Good old Boxer in George Orwell’s Animal Farm. Poor, dimwitted Boxer is a stoical chap who believes in hard work and a good regime. He never doubts the words of those in command, unfortunately, it is this that leads to his downfall.




Fledge the winged wonder. Formally known as Strawberry, he worked in London pulling handsome cabs, but in true C.S Lewis style, he is magically transported to Narnia and given wings by Aslan.


Shadowfax, the chief of the Mearas. One of those names I can’t say in a normal voice (have to either sound like Aslan or Mufassa saying "Simba!"). He’s fearless, fast and fighsty; only Gandalf is permitted to ride him and that's only if Shadowfax allows. It is due to his epicness that we get the line “Run, Shadowfax, show us the meaning of haste.”



A horse that has made me cry more than any other is the kind, gentle and brilliantly brave Joey, a war horse like no other. Told from Joey’s point of view, War Horse by Michael Morpurgo lets you to really get to know and feel for this incredible character.

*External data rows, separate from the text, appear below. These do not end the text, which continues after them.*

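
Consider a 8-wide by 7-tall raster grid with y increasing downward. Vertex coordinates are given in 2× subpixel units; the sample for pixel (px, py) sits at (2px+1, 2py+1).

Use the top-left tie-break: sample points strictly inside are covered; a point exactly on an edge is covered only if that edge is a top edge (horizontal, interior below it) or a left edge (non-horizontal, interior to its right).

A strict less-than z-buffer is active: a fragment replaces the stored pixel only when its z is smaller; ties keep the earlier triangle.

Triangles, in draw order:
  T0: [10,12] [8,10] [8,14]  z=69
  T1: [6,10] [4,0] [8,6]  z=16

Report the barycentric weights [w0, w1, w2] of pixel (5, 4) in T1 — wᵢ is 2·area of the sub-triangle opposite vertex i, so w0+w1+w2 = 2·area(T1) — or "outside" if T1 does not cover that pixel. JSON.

T0:
  2·area = 8  (B↔C swapped to make it positive)
  edge (10, 12)→(8, 14): d=(-2,2) right/bottom  bias=-1
  edge (8, 14)→(8, 10): d=(0,-4) top-left  bias=+0
  edge (8, 10)→(10, 12): d=(2,2) right/bottom  bias=-1
    (0,1)@(1, 3): e=[36,-28,0] → ·  [on edge]
    (1,2)@(3, 5): e=[28,-20,0] → ·  [on edge]
    (2,3)@(5, 7): e=[20,-12,0] → ·  [on edge]
    (7,3)@(15, 7): e=[0,28,-20] → ·  [on edge]
    (3,4)@(7, 9): e=[12,-4,0] → ·  [on edge]
    (6,4)@(13, 9): e=[0,20,-12] → ·  [on edge]
    (4,5)@(9, 11): e=[4,4,0] → ·  [on edge]
    (5,5)@(11, 11): e=[0,12,-4] → ·  [on edge]
    (4,6)@(9, 13): e=[0,4,4] → ·  [on edge]
    (5,6)@(11, 13): e=[-4,12,0] → ·  [on edge]
  covered (0 px):
    · · · · · · · ·
    · · · · · · · ·
    · · · · · · · ·
    · · · · · · · ·
    · · · · · · · ·
    · · · · · · · ·
    · · · · · · · ·
T1:
  2·area = 28
  edge (6, 10)→(4, 0): d=(-2,-10) top-left  bias=+0
  edge (4, 0)→(8, 6): d=(4,6) right/bottom  bias=-1
  edge (8, 6)→(6, 10): d=(-2,4) right/bottom  bias=-1
    (2,1)@(5, 3): e=[4,6,18] → #
    (3,1)@(7, 3): e=[24,-6,10] → ·
    (2,2)@(5, 5): e=[0,14,14] → #  [on edge]
    (3,2)@(7, 5): e=[20,2,6] → #
    (4,2)@(9, 5): e=[40,-10,-2] → ·
    (2,3)@(5, 7): e=[-4,22,10] → ·
    (3,3)@(7, 7): e=[16,10,2] → #
    (4,3)@(9, 7): e=[36,-2,-6] → ·
    (3,4)@(7, 9): e=[12,18,-2] → ·
  covered (4 px):
    · · · · · · · ·
    · · # · · · · ·
    · · # # · · · ·
    · · · # · · · ·
    · · · · · · · ·
    · · · · · · · ·
    · · · · · · · ·

Final: "outside"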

Last but not least, probably the most famous horse in British literature, Anna Sewell’s Black Beauty. I definitely cried a lot at this book too. Kindness, sympathy and respect are big themes in this story and similarly to Joey in War Horse, Black Beauty tells his own story. Through his life we see the full range of treatment horses can expect at the hands of humans. If any horse can teach us what the relationship between man and beast can mean, it’s Black Beauty.